The UK previously threatened to walk away from talks at the end of June if there wasn’t enough progress.
Ending talks would mean that when the transition period – which continues all EU laws – finishes on December 31 there will be no replacement trade deal in place.
But both sides yesterday said they could continue through the summer if needed.
A senior UK negotiating official said the negotiations would carry on into July but warned they could not continue indefinitely.
“We are not up for a long negotiation over the next months well into the autumn where nobody knows what is going to happen. October is too late for us to conclude this,” the official said.

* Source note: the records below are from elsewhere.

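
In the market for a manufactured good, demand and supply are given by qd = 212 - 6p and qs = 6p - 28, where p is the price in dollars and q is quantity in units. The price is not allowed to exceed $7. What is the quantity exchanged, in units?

14

Equilibrium: 212 - 6p = 6p - 28, so 240 = 12p and p* = 20, q* = 92.
The ceiling of 7 is below the equilibrium price 20, so it binds.
At p = 7: qd = 212 - 6·7 = 170 and qs = 6·7 - 28 = 14.
The quantity actually transacted is the short side, supply: 14.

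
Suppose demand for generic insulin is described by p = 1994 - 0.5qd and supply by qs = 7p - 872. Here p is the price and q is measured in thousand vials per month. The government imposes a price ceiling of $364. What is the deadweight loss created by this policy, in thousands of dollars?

487872

Rearranging demand gives qd = 3988 - 2p. Equilibrium: 3988 - 2p = 7p - 872, so 4860 = 9p and p* = 540, q* = 2908.
Since 364 < 540, the ceiling is binding.
At p = 364: qd = 3988 - 2·364 = 3260 and qs = 7·364 - 872 = 1676.
Quantity traded falls to 1676. At q = 1676 the demand price is (3988 - 1676)/2 = 1156 and the supply price is (872 + 1676)/7 = 364.
Deadweight loss = ½ · (1156 - 364) · (2908 - 1676) = ½ · 792 · 1232 = 487872.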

“We need to work intensively now and into July to see if we can find the high-level trade-offs that unlock a deal within all our important negotiating parameters.”
But Mr Barnier blasted the UK’s approach, claiming it was rowing back on promises in the Political Declaration – a key document agreed between both sides last year.

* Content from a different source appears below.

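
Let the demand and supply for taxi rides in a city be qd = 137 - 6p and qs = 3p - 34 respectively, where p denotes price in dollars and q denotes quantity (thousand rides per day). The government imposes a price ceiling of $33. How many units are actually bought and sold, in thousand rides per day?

Equilibrium: 137 - 6p = 3p - 34, so 171 = 9p and p* = 19, q* = 23.
Since 33 is above p* = 19, the ceiling does not bind and the free-market outcome prevails.

23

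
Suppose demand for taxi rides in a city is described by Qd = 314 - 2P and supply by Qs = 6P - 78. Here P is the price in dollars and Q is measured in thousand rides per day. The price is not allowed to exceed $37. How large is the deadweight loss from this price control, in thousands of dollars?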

He said talks could technically continue as late as October 31 and he hoped for “some common ground” by autumn.
But he also warned: “We are moving towards the moment of truth”.

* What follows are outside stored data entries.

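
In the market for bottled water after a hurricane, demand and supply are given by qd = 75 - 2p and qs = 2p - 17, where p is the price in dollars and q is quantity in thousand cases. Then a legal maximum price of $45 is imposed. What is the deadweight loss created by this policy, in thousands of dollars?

0

Without the control the market clears where 75 - 2p = 2p - 17, i.e. p* = 23 and q* = 29.
Since 45 is above p* = 23, the ceiling does not bind and the free-market outcome prevails.
Since the control does not bind, no trades are prevented and deadweight loss is zero.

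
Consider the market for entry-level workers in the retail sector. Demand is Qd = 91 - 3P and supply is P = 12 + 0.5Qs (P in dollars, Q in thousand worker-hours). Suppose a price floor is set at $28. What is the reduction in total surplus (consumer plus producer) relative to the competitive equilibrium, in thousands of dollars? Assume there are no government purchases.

93.75

Rearranging supply gives Qs = 2P - 24. Without the control the market clears where 91 - 3P = 2P - 24, i.e. P* = 23 and Q* = 22.
The floor of 28 is above the equilibrium price 23, so it binds.
At P = 28: Qd = 91 - 3·28 = 7 and Qs = 2·28 - 24 = 32.
Quantity traded falls to 7. At Q = 7 the demand price is (91 - 7)/3 = 28 and the supply price is (24 + 7)/2 = 15.5.
Deadweight loss = ½ · (28 - 15.5) · (22 - 7) = ½ · 12.5 · 15 = 93.75.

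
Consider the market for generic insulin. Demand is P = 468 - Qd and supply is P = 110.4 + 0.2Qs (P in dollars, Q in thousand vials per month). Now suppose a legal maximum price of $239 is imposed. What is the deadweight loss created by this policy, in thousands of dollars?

0

Rearranging demand gives Qd = 468 - P; rearranging supply gives Qs = 5P - 552. Equilibrium: 468 - P = 5P - 552, so 1020 = 6P and P* = 170, Q* = 298.
Since 239 is above P* = 170, the ceiling does not bind and the free-market outcome prevails.
Since the control does not bind, no trades are prevented and deadweight loss is zero.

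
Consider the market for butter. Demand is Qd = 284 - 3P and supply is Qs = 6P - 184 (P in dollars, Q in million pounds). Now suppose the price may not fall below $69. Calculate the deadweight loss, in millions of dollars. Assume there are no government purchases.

650.25

In a free market, 284 - 3P = 6P - 184 gives the equilibrium P* = 52, Q* = 128.
Because the floor (69) lies above the market-clearing price, it is binding.
At P = 69: Qd = 284 - 3·69 = 77 and Qs = 6·69 - 184 = 230.
Quantity traded falls to 77. At Q = 77 the demand price is (284 - 77)/3 = 69 and the supply price is (184 + 77)/6 = 43.5.
Deadweight loss = ½ · (69 - 43.5) · (128 - 77) = ½ · 25.5 · 51 = 650.25.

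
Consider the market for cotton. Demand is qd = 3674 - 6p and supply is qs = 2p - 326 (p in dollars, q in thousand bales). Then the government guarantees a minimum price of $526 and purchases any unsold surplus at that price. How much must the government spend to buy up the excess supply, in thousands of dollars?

109408

Setting quantity demanded equal to quantity supplied, 3674 - 6p = 2p - 326, gives p* = 500 and q* = 674.
Because the floor (526) lies above the market-clearing price, it is binding.
At p = 526: qd = 3674 - 6·526 = 518 and qs = 2·526 - 326 = 726.
Surplus = qs - qd = 208.
Government expenditure = surplus × support price = 208 × 526 = 109408.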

Mr Barnier said there were “serious areas of blockage” including fishing, police and security co-operation and a so-called “level playing field” on trade rules.
He said: “My responsibility is to speak the truth.
“And to tell the truth this week there have been no significant areas of progress”.
He claimed the UK’s insistence on its own fishing rules, which would bar EU fishermen from fishing freely in UK waters in favour of an annual quota system, was “not even technically possible”.
In a statement, Mr Frost said: “Progress remains limited but our talks have been positive in tone. Negotiations will continue and we remain committed to a successful outcome.
“We are now at an important moment for these talks. We are close to reaching the limits of what we can achieve through the format of remote formal rounds.
“If we are to make progress, it is clear that we must intensify and accelerate our work. We are discussing with the commission how this can best be done.
“For our part we are willing to work hard to see whether at least the outline of a balanced agreement, covering all issues, can be reached soon.”
The senior UK negotiating official suggested Britain could accept tariffs on a “small number” of goods – such as some agricultural products – if the EU dropped its demands for a “level playing field”.
“We floated that. It fell slightly on stony ground at the moment but it is still in there in the discussions,” the official said.
“Obviously we would rather not go there but if it is what helps make progress, then we are willing to talk about that.
“We will have to see if we get into those discussions and then see where it settles. We are not at that point yet.”